Small-business owners have a great deal of flexibility in choosing a structure, but the decision could affect the tax burden imposed by the federal government.
Consider three basic structures: proprietorship, partnership and corporation.
Both proprietorships and partnerships are unincorporated; the major difference, of course, is that a proprietorship has one owner while a partnership has more.
In many cases, these businesses have no formal state charter, although they may be subject to business license rules. They often have federal identification numbers for payroll- and excise-tax purposes.
These entities are not subject to federal income tax, but the owners must include business income-and other income and deductions-on their personal tax returns.
Corporations are more complex, with two main types: C and S corporations
A C corporation computes its taxable income separately from its owners. If a corporation has positive income, it is liable for its own income tax.
Publicly held companies have this tax status, but C corporations can have a single owner, too. Distributions from these corporations typically are dividends, which recipients must report as taxable income even though the corporation also reports it.
More than half of incorporated businesses file returns as S corporations, which means they are not liable for federal income tax and avoid this “double taxation.”
Shareholders each claim their own portions of the corporation’s income and losses. They may be able to deduct the corporation’s losses, although several complicated limitations apply to deductions.
Entities must meet stringent rules to be treated as an S corporation. Compliance can be burdensome and should not be attempted without professional assistance.
An S corporation also can’t have more than 100 shareholders, but there are ways to count members of an extended family as a single shareholder.
Another option is organizing as a limited
liability company. For state law purposes, the most important feature of the LLC is that the owners are protected from business creditors, in the same manner as if they were shareholders in a corporation.
However, the limited liability company lacks many of the formalities of the corporation, such as the need for annual meetings and boards of directors.

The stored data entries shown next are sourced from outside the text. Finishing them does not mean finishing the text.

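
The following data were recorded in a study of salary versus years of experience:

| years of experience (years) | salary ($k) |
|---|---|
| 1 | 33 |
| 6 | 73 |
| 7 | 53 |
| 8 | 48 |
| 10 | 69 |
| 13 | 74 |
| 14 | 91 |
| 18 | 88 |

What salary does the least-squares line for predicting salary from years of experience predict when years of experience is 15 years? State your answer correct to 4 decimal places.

83.6286

n = 8, Σx = 77, Σy = 529, Σxy = 5736, Σx² = 939
Sxx = Σx² − (Σx)²/n = 939 − 741.125 = 197.875
Sxy = Σxy − (Σx)(Σy)/n = 5736 − 5091.625 = 644.375
b = Sxy/Sxx = 644.375/197.875 = 3.256475
a = ȳ − b·x̄ = 66.125 − 3.256475·9.625 = 34.781428
ŷ(15) = a + b·15 = 34.781428 + 3.256475·15 = 83.628553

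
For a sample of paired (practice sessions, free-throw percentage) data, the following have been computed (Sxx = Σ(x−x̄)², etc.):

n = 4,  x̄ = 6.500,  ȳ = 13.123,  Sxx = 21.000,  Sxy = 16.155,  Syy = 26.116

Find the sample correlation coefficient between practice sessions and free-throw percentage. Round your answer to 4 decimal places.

r = Sxy/√(Sxx·Syy) = 16.155/√(548.436) = 16.155/23.418710 = 0.689833

0.6898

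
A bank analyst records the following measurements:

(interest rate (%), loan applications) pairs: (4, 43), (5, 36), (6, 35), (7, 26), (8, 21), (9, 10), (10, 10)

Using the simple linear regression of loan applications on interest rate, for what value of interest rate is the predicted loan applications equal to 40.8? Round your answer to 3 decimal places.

n = 7, Σx = 49, Σy = 181, Σxy = 1102, Σx² = 371
Sxx = Σx² − (Σx)²/n = 371 − 343 = 28
Sxy = Σxy − (Σx)(Σy)/n = 1102 − 1267 = -165
b = Sxy/Sxx = -165/28 = -5.892857
a = ȳ − b·x̄ = 25.857143 − (-5.892857)·7 = 67.107143
Set a + b·x = 40.8: x = (40.8 − 67.107143) / (-5.892857) = 4.464242

4.464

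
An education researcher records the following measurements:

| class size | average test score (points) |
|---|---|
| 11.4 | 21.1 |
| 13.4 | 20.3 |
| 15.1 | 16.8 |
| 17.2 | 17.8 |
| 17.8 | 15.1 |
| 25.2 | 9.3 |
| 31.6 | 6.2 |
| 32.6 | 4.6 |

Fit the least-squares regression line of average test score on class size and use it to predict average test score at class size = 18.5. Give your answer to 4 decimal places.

15.4633

n = 8, Σx = 164.3, Σy = 111.2, Σxy = 1921.42, Σx² = 3846.57
Sxx = Σx² − (Σx)²/n = 3846.57 − 3374.31125 = 472.25875
Sxy = Σxy − (Σx)(Σy)/n = 1921.42 − 2283.77 = -362.35
b = Sxy/Sxx = -362.35/472.25875 = -0.767270
a = ȳ − b·x̄ = 13.9 − (-0.767270)·20.5375 = 29.657809
ŷ(18.5) = a + b·18.5 = 29.657809 + (-0.767270)·18.5 = 15.463313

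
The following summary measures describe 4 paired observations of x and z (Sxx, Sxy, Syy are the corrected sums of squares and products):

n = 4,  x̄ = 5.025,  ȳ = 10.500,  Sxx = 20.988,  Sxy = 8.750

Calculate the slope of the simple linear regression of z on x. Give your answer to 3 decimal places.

b = Sxy/Sxx = 8.75/20.988 = 0.416905

0.417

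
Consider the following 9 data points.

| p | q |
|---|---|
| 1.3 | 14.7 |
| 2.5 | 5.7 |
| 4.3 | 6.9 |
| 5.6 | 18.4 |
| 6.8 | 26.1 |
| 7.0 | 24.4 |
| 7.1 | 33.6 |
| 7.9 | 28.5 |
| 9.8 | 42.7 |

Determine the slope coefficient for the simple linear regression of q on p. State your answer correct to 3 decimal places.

3.942

n = 9, Σx = 52.3, Σy = 201, Σxy = 1396.52, Σx² = 361.89
Sxx = Σx² − (Σx)²/n = 361.89 − 303.921111 = 57.968889
Sxy = Σxy − (Σx)(Σy)/n = 1396.52 − 1168.033333 = 228.486667
b = Sxy/Sxx = 228.486667/57.968889 = 3.941540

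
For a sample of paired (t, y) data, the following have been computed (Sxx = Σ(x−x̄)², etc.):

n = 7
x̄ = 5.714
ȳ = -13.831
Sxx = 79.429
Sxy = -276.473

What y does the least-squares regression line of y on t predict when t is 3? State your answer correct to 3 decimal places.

b = Sxy/Sxx = -276.473/79.429 = -3.480756
a = ȳ − b·x̄ = -13.831 − (-3.480756)·5.714 = 6.058042
ŷ(3) = a + b·3 = 6.058042 + (-3.480756)·3 = -4.384227

-4.384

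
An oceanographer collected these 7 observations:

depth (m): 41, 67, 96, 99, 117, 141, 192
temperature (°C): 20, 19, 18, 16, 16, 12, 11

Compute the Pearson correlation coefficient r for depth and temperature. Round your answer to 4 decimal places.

-0.9559

n = 7, Σx = 753, Σy = 112, Σxy = 11081, Σx² = 95621, Σy² = 1862
Sxx = Σx² − (Σx)²/n = 95621 − 81001.285714 = 14619.714286
Sxy = Σxy − (Σx)(Σy)/n = 11081 − 12048 = -967
Syy = Σy² − (Σy)²/n = 1862 − 1792 = 70
r = Sxy/√(Sxx·Syy) = -967/√(1023380) = -967/1011.622459 = -0.955890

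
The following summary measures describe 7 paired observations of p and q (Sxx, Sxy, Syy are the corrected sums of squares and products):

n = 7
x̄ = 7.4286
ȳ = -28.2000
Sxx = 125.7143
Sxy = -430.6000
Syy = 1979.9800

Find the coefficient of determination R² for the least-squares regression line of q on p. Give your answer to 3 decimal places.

R² = Sxy²/(Sxx·Syy) = (-430.6)²/(125.7143·1979.98) = 0.744908

0.745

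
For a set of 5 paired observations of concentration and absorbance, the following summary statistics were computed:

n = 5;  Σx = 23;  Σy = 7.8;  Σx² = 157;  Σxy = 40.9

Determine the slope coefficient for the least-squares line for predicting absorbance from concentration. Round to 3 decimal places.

Sxx = Σx² − (Σx)²/n = 157 − 105.8 = 51.2
Sxy = Σxy − (Σx)(Σy)/n = 40.9 − 35.88 = 5.02
b = Sxy/Sxx = 5.02/51.2 = 0.098047

0.098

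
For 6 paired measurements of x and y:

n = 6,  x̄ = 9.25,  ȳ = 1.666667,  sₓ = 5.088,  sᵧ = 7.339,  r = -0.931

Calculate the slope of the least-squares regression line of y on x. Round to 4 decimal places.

b = r · sᵧ/sₓ = -0.931 · 7.339/5.088 = -1.342887

-1.3429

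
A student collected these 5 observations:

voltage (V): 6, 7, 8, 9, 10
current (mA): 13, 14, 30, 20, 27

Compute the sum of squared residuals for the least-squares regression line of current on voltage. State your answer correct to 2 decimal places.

n = 5, Σx = 40, Σy = 104, Σxy = 866, Σx² = 330, Σy² = 2394
Sxx = Σx² − (Σx)²/n = 330 − 320 = 10
Sxy = Σxy − (Σx)(Σy)/n = 866 − 832 = 34
Syy = Σy² − (Σy)²/n = 2394 − 2163.2 = 230.8
b = Sxy/Sxx = 34/10 = 3.4
SSE = Syy − b·Sxy = 230.8 − 3.4·34 = 115.2

115.20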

The lack of formality can be a mixed blessing, especially if investors want to see rights and responsibilities specifically enumerated and regulated.
Another point to realize is that individual owners, whether they are members of an LLC or shareholders in a corporation, may have to guarantee some of the company’s obligations.
For federal tax purposes, the LLC has the ultimate flexibility. It can choose to be a C corporation or an S corporation, or it can be treated as unincorporated.
Entrepreneurs have many options when choosing a business structure, depending on the needs of owners and investors. It’s always best to fnd good legal and tax advice before making these crucial decisions.
Jamison is a professor of accounting at IU’s Kelley School of Business in Indianapolis and a former tax department manager at Ernst & Young.